Case in point: when my stylist asked which color I’d like my hair dyed, the first thing out of my mouth was “Have you seen Bella in Twilight?” (Yes, I just admitted that I dyed my hair after a fictional character – with pic number 3 as my motivation. Don’t hate!). My stylist has to be the first and only person I know that hasn’t even heard about the movie. I didn’t know how to react to this.

I stayed up late on Tuesday watching Twilight with Ashley and our friend Megan, who had never seen it. She said she dreamed of Edward afterwards, a fact that I am completely jealous of.

I’ve stayed up late every other night reading snippets of all four books and restarting Midnight Sun. I have the soundtrack playing on repeat in my car. I’d forgotten just how captivating a fictional, sparkling, pea coat-wearing vampire can be. I’m falling for Edward all over again, much to Dale’s dismay. He still hasn’t seen the movie – so I went three times to the theatre by myself. I’m OK with this. Part of me wants to keep it from him anyway, as my own personal retreat. Besides, while I can turn my head when Edward is part lemur, can force myself to look away while he sparkles with SOUND EFFECTS, and I can definitely pretend to be deaf while they throw around lines like “Butt-crack Santa”…I know any one of these will send Dale into fits. Since he does not know the epic awesomeness that is Book Edward, I won’t be able to describe to him why it’s acceptable that every conversation is so TENSE (It’s the fluorescence).

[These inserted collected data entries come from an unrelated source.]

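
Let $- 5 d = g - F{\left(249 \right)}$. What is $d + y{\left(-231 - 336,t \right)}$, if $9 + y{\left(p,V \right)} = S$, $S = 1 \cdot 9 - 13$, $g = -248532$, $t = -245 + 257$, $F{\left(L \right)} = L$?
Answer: $\frac{248716}{5} \approx 49743.0$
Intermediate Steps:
$t = 12$
$S = -4$ ($S = 9 - 13 = -4$)
$y{\left(p,V \right)} = -13$ ($y{\left(p,V \right)} = -9 - 4 = -13$)
$d = \frac{248781}{5}$ ($d = - \frac{-248532 - 249}{5} = \left(- \frac{1}{5}\right) \left(-248781\right) = \frac{248781}{5} \approx 49756.0$)
$d + y{\left(-231 - 336,t \right)} = \frac{248781}{5} - 13 = \frac{248716}{5}$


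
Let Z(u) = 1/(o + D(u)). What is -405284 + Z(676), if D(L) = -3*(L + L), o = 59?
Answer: -1619920149/3997 ≈ -4.0528e+5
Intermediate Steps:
D(L) = -6*L
Z(u) = 1/(59 - 6*u)
-405284 + Z(676) = -405284 - 1/(-59 + 6*676) = -405284 - 1/(-59 + 4056) = -405284 - 1/3997 = -1619920149/3997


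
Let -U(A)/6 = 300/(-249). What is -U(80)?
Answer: -600/83 ≈ -7.2289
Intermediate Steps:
U(A) = 600/83 (U(A) = -1800/(-249) = -1800*(-1)/249 = -6*(-100/83) = 600/83)
-U(80) = -1*600/83 = -600/83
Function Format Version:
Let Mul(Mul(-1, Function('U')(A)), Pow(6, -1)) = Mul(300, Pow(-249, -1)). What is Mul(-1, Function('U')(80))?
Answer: Rational(-600, 83) ≈ -7.2289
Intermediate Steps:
Function('U')(A) = Rational(600, 83) (Function('U')(A) = Mul(-6, Mul(300, Pow(-249, -1))) = Mul(-6, Mul(300, Rational(-1, 249))) = Mul(-6, Rational(-100, 83)) = Rational(600, 83))
Mul(-1, Function('U')(80)) = Mul(-1, Rational(600, 83)) = Rational(-600, 83)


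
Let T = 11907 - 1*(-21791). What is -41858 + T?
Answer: -8160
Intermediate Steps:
T = 33698 (T = 11907 + 21791 = 33698)
-41858 + T = -41858 + 33698 = -8160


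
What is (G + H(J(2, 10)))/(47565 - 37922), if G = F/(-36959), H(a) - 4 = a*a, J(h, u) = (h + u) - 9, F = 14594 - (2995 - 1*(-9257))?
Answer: 478125/356395637 ≈ 0.0013416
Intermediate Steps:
F = 2342 (F = 14594 - (2995 + 9257) = 14594 - 1*12252 = 14594 - 12252 = 2342)
J(h, u) = -9 + h + u
H(a) = 4 + a² (H(a) = 4 + a*a = 4 + a²)
G = -2342/36959 (G = 2342/(-36959) = 2342*(-1/36959) = -2342/36959 ≈ -0.063367)
(G + H(J(2, 10)))/(47565 - 37922) = (-2342/36959 + (4 + (-9 + 2 + 10)²))/(47565 - 37922) = (-2342/36959 + (4 + 3²))/9643 = (-2342/36959 + (4 + 9))*(1/9643) = (-2342/36959 + 13)*(1/9643) = (478125/36959)*(1/9643) = 478125/356395637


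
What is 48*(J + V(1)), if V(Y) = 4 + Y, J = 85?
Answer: 4320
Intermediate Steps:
48*(J + V(1)) = 48*(85 + (4 + 1)) = 48*(85 + 5) = 48*90 = 4320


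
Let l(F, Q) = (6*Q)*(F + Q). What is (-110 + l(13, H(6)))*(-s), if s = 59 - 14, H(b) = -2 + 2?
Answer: 4950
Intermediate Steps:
H(b) = 0
l(F, Q) = 6*Q*(F + Q)
s = 45
(-110 + l(13, H(6)))*(-s) = (-110 + 6*0*(13 + 0))*(-1*45) = (-110 + 6*0*13)*(-45) = (-110 + 0)*(-45) = -110*(-45) = 4950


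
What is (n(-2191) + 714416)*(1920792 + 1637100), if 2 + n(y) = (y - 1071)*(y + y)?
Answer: 53398614966216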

Our conversation about Twilight went about like this:

“I should see that movie.”

“No you shouldn’t, you’ll make fun of me for life.”

“Doesn’t it have that one chick in it?” As opposed to…other chicks?

“You mean the one with buck teeth? Yup.”

“And that guy ‘Edward‘ or whatever that everyone obsesses about?”

I try to hide my screen saver at this point, but it was too late.

“You mean he’s on your DESKTOP daily?” Commence laughter.

“Don’t hate. His pea-coat is HOTT!!”

“I have a pea-coat.”

“You should wear it. But you have to pop the collar a little.”

“. . .pop. . .the collar. . .like a pretty boy?”

And that statement my dear, is why you are not allowed to watch my movie. But since you allowed me to spend thirty minutes while your favorite show was playing to introduce you to those said lame parts, I believe you now could handle the rest of the movie. I am even more proud however, that you think you should still watch it after seeing all the parts that make everyone wonder what Catherine Hardwicke was thinking.

And lastly, Twilight is getting in the way of my everyday life again. My schedule from this week was as follows.

Monday-Friday: Watch Twilight three times. Stay up until 1AM each night enthralled with  YouTube interviews, pictures from the movie and blog posts from my fave Twilight sites.

Saturday: Get home at 11:oo AM. Read some of Breaking Dawn, obsessively check for blog posts.

Sunday: 10:00AM: Wake up, put in Twilight and tell the online community that I will be MAI for the next few hours.

10:30AM: Scavenge in my kitchen for fast foods. Find string cheese, an unopened root beer and a half eaten bag of Nutter Butters. Great breakfast!

11:ooAM: Convince mom to take my dog home with her for a few hours so I can keep watching uninterrupted.

2:30PM: Still watching Twilight and may/may not have put off lunch with the boyfriend because of this. I’ve now paused the movie, to compare each scene to the Breaking Dawn and Twilight books.

5:00PM: Decide I should probably get dressed (not that I was nakie. I’m never nakie, remember?).  I trade my boy shorts for the Pants of Awesomeness. I’ve now worn them Wednesday night, Thursday night, all day Friday and Saturday, and again on Sunday. Siiiick I know. But Rob Pattinson doesn’t wash his hair for months. Not washing pants for a week=acceptable. Plus it was only fitting, since I hadn’t washed my hair today either.

5:30PM: Go to parents house so Mom can cook me food (thanks Mom, you rock!). Hang out, fight with the sister about our upcoming vacation (and NO Machelle, for the last time. I am not cutting my vacation short just so I can have you back in time for your concert. Unless it’s Rob Pattinson or Panic! At the Disco or someone equally as cool).  Spend the whole time wishing my parents had wireless and that I would’ve brought my laptop so I can blog/stalk people.

7:00PM: Dale comes over. I show him lame Edward moments (mentioned above). We watch shows of people getting eaten by sharks. How exciting! Except for the fact that it was about an hour and a half too long. They should’ve just said “Our ship got bombed. It sunk, so we jumped out. Dead people were everywhere. We were hungry, tired, sick, hurt, blah blah blah and so we panicked, and the sharks attacked us. It was scary. The end.”

11:00PM: Dale goes home. I jump online. Write this post. I know its not too fanfreakingtastic, but I’m in a hurry. Edward McHotness Twilight is waiting for me.